Also published in The Rover.

In opera as in the grocery store there are the strange fruit (ugli, figli, migli). Usually they will sit in your fruit bowl and look comfortably exotic. Sometimes visiting children will play with them. And occasionally they will get eaten, almost always with surprising pleasure. Verdi’s Simon Boccanegra is such a fruit, and Opera de Montréal / San Diego Opera production, particularly its excellent international cast, makes for refreshing eating.

The plot makes my head ache and I won’t repeat it; you can read it in the programme. There was an anxious, pencil-sharpening stillness in the air when the audience opened their exam books, perforated only by the occasional doubtful exhalation. Later, my neighbour turned to me in exasperation and mutely prodded his booklet with his index finger, but I refused to help him cheat.

Sometimes at the OdM, especially with the baritone Alexandre Sylvestre, a minor role will have one of the loveliest voices. Not tonight: the curtain lifted on him in sung conversation with baritone Daniel Sutin, whose supple singing made for a haunting Paolo. Sylvestre’s Pietro was velveteen, and together they set the standard high for the evening.

Not to be upstaged in this manliest of operas, baritone (yes another one) Alberto Gazale’s Simon was powerful, his colouring rich and ranging as the tormented Doge. He got even better as the evening progressed.

And it is a long evening, but the sadistically inclined may enjoy watching others struggle to remember who the characters are halfway through each act. Some took a proactive approach, such as the lady in row N who hauled a searchlight out of her handbag, plugged it into a portable generator, and began to read. It made the Bat-Signal look like an easybake oven. Bass Burak Bilgili paced what shadows remained as Fiesco, a mannequin for the big mean forces of history; he sang richly, bitterly, and with the great singer’s sense of vocal reserve.

A squad of talent onstage but it was tenor Roberto Di Biasio whose triumph as Gabriele brought tears to the eyes of my Standard Opera Companion (restless “Jimmy legs” model—who is this Jimmy? I will mess the bastard up.) It was Di Biasio’s evening; his singing was keen and pulsing with life.

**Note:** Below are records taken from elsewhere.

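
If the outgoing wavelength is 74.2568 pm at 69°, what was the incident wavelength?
72.7000 pm

From λ' = λ + Δλ, we have λ = λ' - Δλ

First calculate the Compton shift:
Δλ = λ_C(1 - cos θ)
Δλ = 2.4263 × (1 - cos(69°))
Δλ = 2.4263 × 0.6416
Δλ = 1.5568 pm

Initial wavelength:
λ = λ' - Δλ
λ = 74.2568 - 1.5568
λ = 72.7000 pm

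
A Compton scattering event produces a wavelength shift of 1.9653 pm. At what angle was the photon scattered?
79.05°

From the Compton formula Δλ = λ_C(1 - cos θ), we can solve for θ:

cos θ = 1 - Δλ/λ_C

Given:
- Δλ = 1.9653 pm
- λ_C = h/(m_e·c) ≈ 2.42631024 pm

cos θ = 1 - 1.9653/2.42631024
cos θ = 1 - 0.809995
cos θ = 0.190005

θ = arccos(0.190005)
θ = 79.05°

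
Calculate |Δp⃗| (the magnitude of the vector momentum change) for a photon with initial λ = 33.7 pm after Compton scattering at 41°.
1.3656e-23 kg·m/s

Photon momentum magnitude is p = h/λ.

Initial momentum:
p₀ = h/λ = 6.6261e-34/3.3700e-11 = 1.9662e-23 kg·m/s

After scattering:
λ' = λ + Δλ = 33.7 + 0.5952 = 34.2952 pm
p' = h/λ' = 6.6261e-34/3.4295e-11 = 1.9321e-23 kg·m/s

Momentum is a vector; the scattered photon's direction makes angle θ = 41° with the incident direction. The magnitude of the vector change Δp⃗ = p⃗₀ − p⃗' is found from the law of cosines:
|Δp⃗|² = p₀² + p'² − 2p₀p'cos θ
|Δp⃗|² = (1.9662e-23)² + (1.9321e-23)² − 2·1.9662e-23·1.9321e-23·cos(41°)
|Δp⃗| = 1.3656e-23 kg·m/s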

Di Biasio and soprano Hiromi Omuga, 2008’s Cio-Cio San, moved stiffly and could have used a massage to limber up. Dressing rooms are left unheated with the understanding that stars will provide their own hot air (in Greenland they heat 64% of homes this way, which is why you never see singers from Greenland) but perhaps these two are modest enough for electric heaters?

Omuga was an uneven Amelia though always master of her voice; delicate at first, she was a stiff virgin in Act 1 and tended to lose consonants to the smooth run of song. She coloured better as an angry kidnap victim and protective daughter.

This production continues the local tradition of effective and totally unoriginal staging. Pieces moved, rotated, slid, together and apart without much effect in a slow motion kind of Tetris. A case of vodka to the stagehand who leads the revolution.

Visiting conductor Keri-Lynn Wilson pushed, when she could, and immeasurably helped the elephantine plot remain interesting; I would love to hear her leading the MSO.